Per-class precision, recall, and F1-score.

In [None]:
print(classification_report(all_labels, all_preds, target_names=EMOTIONS, digits=3))

---
## 10. Export Model for Production

Copy the best checkpoint to the main project's `models/cv/` folder so the Streamlit app can use it.

In [None]:
import shutil

PRODUCTION_PATH = os.path.join('..', 'models', 'cv', 'face_model.pth')
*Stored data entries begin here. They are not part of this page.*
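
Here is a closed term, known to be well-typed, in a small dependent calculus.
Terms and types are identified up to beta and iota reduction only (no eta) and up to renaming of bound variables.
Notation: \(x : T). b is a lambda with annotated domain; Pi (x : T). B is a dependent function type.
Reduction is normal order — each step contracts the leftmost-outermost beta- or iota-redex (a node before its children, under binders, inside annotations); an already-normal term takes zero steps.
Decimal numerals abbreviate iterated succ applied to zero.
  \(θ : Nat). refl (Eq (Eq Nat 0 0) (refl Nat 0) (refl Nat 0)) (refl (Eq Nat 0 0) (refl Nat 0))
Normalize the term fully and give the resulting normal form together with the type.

resulting normal form:
  \(θ : Nat). refl (Eq (Eq Nat 0 0) (refl Nat 0) (refl Nat 0)) (refl (Eq Nat 0 0) (refl Nat 0))
the term's type:
  Pi (θ : Nat). Eq (Eq (Eq Nat 0 0) (refl Nat 0) (refl Nat 0)) (refl (Eq Nat 0 0) (refl Nat 0)) (refl (Eq Nat 0 0) (refl Nat 0))
observation: no redex remains anywhere in the term; it is its own normal form.


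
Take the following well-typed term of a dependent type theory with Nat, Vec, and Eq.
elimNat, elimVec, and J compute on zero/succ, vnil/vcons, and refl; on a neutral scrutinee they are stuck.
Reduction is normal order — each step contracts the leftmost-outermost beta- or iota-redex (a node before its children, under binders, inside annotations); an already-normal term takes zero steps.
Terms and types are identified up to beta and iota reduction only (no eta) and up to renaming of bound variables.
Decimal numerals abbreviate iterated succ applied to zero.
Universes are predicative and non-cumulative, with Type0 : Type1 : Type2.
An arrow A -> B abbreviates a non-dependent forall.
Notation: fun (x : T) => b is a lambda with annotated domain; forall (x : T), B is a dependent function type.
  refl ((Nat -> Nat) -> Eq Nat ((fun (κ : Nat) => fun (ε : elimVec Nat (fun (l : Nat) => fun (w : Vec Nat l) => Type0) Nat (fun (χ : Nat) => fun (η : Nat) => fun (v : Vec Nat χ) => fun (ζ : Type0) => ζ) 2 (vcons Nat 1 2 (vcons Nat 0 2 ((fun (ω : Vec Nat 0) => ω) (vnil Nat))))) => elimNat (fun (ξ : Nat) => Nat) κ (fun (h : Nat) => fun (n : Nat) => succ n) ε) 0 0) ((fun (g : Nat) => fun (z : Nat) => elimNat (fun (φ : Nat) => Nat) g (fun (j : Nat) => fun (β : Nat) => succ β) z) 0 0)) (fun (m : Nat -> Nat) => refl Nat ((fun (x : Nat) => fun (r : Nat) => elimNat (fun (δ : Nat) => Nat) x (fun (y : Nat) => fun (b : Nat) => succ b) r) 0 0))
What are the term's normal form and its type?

reduced normal form:
  refl ((Nat -> Nat) -> Eq Nat 0 0) (fun (κ : Nat -> Nat) => refl Nat 0)
inferred type:
  Eq ((Nat -> Nat) -> Eq Nat 0 0) (fun (κ : Nat -> Nat) => refl Nat 0) (fun (ε : Nat -> Nat) => refl Nat 0)
observation: reduction starts at a beta-redex, and 9 normal-order steps reach the normal form.


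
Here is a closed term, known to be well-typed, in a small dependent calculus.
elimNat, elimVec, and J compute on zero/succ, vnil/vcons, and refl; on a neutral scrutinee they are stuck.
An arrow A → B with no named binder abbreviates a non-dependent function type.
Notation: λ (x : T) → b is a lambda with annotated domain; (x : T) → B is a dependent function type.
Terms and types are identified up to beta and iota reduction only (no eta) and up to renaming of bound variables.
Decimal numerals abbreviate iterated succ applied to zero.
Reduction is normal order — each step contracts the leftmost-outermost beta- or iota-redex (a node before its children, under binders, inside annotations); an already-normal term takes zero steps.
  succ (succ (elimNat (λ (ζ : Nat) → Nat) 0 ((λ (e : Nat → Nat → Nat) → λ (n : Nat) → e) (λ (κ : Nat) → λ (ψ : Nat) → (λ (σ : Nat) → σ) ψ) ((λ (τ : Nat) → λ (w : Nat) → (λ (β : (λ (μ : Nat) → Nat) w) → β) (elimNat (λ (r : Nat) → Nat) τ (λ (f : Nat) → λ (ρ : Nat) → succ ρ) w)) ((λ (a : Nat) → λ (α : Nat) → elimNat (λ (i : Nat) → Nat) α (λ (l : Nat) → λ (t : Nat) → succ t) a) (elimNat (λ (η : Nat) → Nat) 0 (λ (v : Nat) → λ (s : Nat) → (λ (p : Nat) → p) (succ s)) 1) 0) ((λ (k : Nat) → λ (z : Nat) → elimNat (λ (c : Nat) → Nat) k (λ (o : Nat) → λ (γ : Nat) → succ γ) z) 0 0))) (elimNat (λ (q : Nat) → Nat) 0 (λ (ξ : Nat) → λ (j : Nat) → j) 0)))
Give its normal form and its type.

normal form:
  2
type:
  Nat
observation: reduction starts at a beta-redex, and 5 normal-order steps reach the normal form.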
if os.path.exists(MODEL_SAVE_PATH):
    os.makedirs(os.path.dirname(PRODUCTION_PATH), exist_ok=True)
    shutil.copy2(MODEL_SAVE_PATH, PRODUCTION_PATH)
    print(f"Model copied to: {PRODUCTION_PATH}")
    print(f"File size: {os.path.getsize(PRODUCTION_PATH) / (1024*1024):.1f} MB")
else:
    print(f"ERROR: {MODEL_SAVE_PATH} not found. Train the model first.")

---
## 11. Quick Inference Test

Test the trained model on a few random validation samples to visually verify predictions.

In [None]:
# Load best model
model.load_state_dict(torch.load(MODEL_SAVE_PATH, map_location=DEVICE))
model.eval()

# Inverse normalization for display
inv_normalize = transforms.Normalize(
    mean=[-m/s for m, s in zip(IMAGENET_MEAN, IMAGENET_STD)],
    std=[1.0/s for s in IMAGENET_STD],
)

# Get a batch from validation set
dataiter = iter(val_loader)
images, labels = next(dataiter)

# Predict
with torch.no_grad():
    outputs = model(images.to(DEVICE))
    probs = torch.nn.functional.softmax(outputs, dim=1)
    _, preds = torch.max(outputs, 1)

# Display first 8 samples
n_show = min(8, len(images))
fig, axes = plt.subplots(2, n_show, figsize=(n_show * 2.5, 6))
fig.suptitle('Inference Test (top: image, bottom: probabilities)', fontsize=13, fontweight='bold')

for i in range(n_show):
    # Show image
    img = inv_normalize(images[i]).permute(1, 2, 0).numpy()
    img = np.clip(img, 0, 1)
    axes[0, i].imshow(img)
    
    pred_label = EMOTIONS[preds[i].item()]
    true_label = EMOTIONS[labels[i].item()]
    is_correct = pred_label == true_label
    title_color = '#4CAF50' if is_correct else '#FF4444'
    axes[0, i].set_title(f"P: {pred_label}\nT: {true_label}",
                          fontsize=9, color=title_color, fontweight='bold')
    axes[0, i].axis('off')
    
    # Show probability bar
    p = probs[i].cpu().numpy()
    bar_colors = [colors[j] for j in range(NUM_CLASSES)]
    axes[1, i].barh(EMOTIONS, p, color=bar_colors)
    axes[1, i].set_xlim(0, 1)
    axes[1, i].tick_params(axis='y', labelsize=7)
    axes[1, i].tick_params(axis='x', labelsize=7)

plt.tight_layout()
plt.show()

---

## Summary

| Step | Description |
|------|-------------|
| 1 | Loaded face emotion dataset organized by emotion folders |
| 2 | Applied data augmentation (flips, rotation, color jitter) |
| 3 | Split into 80% train / 20% validation |
| 4 | Used MobileNetV2 with transfer learning from ImageNet |
| 5 | Trained with Adam optimizer + LR scheduling |
| 6 | Evaluated with confusion matrix and classification report |
| 7 | Exported best model to `models/cv/face_model.pth` |

The exported model is used by the main Streamlit application for real-time face emotion detection in uploaded videos.